【インド名作映画週間その2】『Amar Akbar Anthony』『Deewaar』

■固い絆で結ばれた、俺たちインドの3兄弟!〜映画『Amar Akbar Anthony』

Amar Akbar Anthony (監督:マンモーハン・デサイ 1977年インド映画)


悪党のたくらみにより一家離散してしまった父母、そして3人の兄弟が時を経て再び巡り合い、最後に3兄弟が悪党を成敗しに行く、という痛快娯楽作です。そしてこの3兄弟の名前となるのがタイトルのアマル(ヴィノード・カンナー)、アクバル(リシ・カプール)、アントニー(アミターブ・バッチャン)、固い絆で結ばれた俺たちインドの3兄弟!というわけなんですな。ちなみにそれぞれの名前はヒンドゥー教徒イスラム教徒、キリスト教徒のものだということらしい。3つの宗教が合体しているわけですからこれが強力じゃないわけがありません。
離散した家族はまず父ちゃんが行方不明、母ちゃんが失明、3兄弟は物心付く前に引き離され成長したお互いの顔が分からない、という設定になっていて、彼らが知らず知らずに出会いお互いの素性を知ることになる、というのがこの物語のミソなんですが、なんだか全員もとから近所に住んでいたようにしか見えなくて、それが今になって初めて「あなたは僕のお母さん!」「あんたは俺の兄弟!」とかやりあっているのがなんだかちょっと可笑しかったりします。そもそも悲惨な運命から始まる物語なのに、中盤は3兄弟のヤンチャぶりやら恋愛模様やらがこれでもかと描かれ、それぞれの個性を印象付けるんですが、あんまり脱線しすぎるので「お前ら悪党への復讐忘れてないか…」と若干不安になるのも確かです。
そしてやっと後半、彼ら家族を不幸に追いやった悪党を特定し、鬼ヶ島に向かう猿と犬と雉の如く悪党の住処へと乗り込む3人なんですが(ちょっと待て桃太郎はどこだ)、この時も変な変装して登場し、「ア〜マ〜ルアクバ〜ルアントニ〜」という耳について離れない主題歌と共に歌ったり踊ったりしつつ暴れるものですからもう訳が分かりません。こんな具合に親の愛、兄弟愛、勧善懲悪とインド映画らしいテーマが散りばめられた傑作でした。それにしても↑に挙げたポスター画像、なんかポッカコーヒーっぽくない?(特にアミターブ!)

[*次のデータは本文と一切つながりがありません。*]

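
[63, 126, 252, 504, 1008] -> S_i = 63*2^i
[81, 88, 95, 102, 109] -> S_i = 81 + 7*i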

■善と悪の道に分かれた俺たちインドの2兄弟!〜映画『Deewaar』

Deewaar (監督:ヤシュ・チョプラ 1975年インド映画)


『Amar Akbar Anthony』が固い絆で結ばれたインド3兄弟を描いた物語だとすると、この『Deewaar』は善と悪という別の道を歩んでしまったインド2兄弟の物語となります。二人の兄弟の名はビジャイ(アミターブ・バッチャン)とラビ(シャシ・カプール)。労働組合長だった二人の父は、会社に脅され従業員に不利な条件を呑んでしまったことに呵責を覚え失踪、二人は極貧の中、母に守られ成長してゆきますが、ビジャイは黒社会に足を踏み入れ、ラビは警察官へと、全く違う人生を歩んでしまうんです。
しかしビジャイが悪の道に入ったのは、父を脅した資本家と、父に汚名を着せて攻め立て、さらにその息子である彼に「泥棒の息子」という入れ墨を彫った愚か者たちへの怒り、即ち汚れきった社会への怒りからだったんですね。さらに金を儲けて苦労し通しだった母へ良い暮らしをさせたい、という愛情からでもありました。二人の兄弟が善と悪に分かれて対立するというシナリオはハリウッド映画や韓国映画でもありそうなものですが、この『Deewaar』が一味違うのは、二人の間に「母」という強烈な情緒の中心が存在しているという部分です。
ビジャイがマフィアの一員と知った母親はなんとかしてビジャイに足を洗わせようとし、ラビにはビジャイを逮捕しないように働きかけるのです。設定だけ取り上げるとハードでダークな物語となってしまう所を、この「母の愛」により、物語は非常にエモーショナルなうねりを生んでゆきます。この作品もまた、母の愛、兄弟の愛を中心に描いた、インド映画の王道的なテーマを持つ作品だということが出来るでしょう。そしてなにしろ、マフィアとして生きるアミターブのアクション・シーンが格好いいんですね。またこの作品は1981年にラジニカーント主演で『Thee』というタイトルでリメイクされています。2004年にはアミターブ・バッチャン主演で同じ『Deewaar』というタイトルの映画が製作されていますが、こちらの内容は別物です。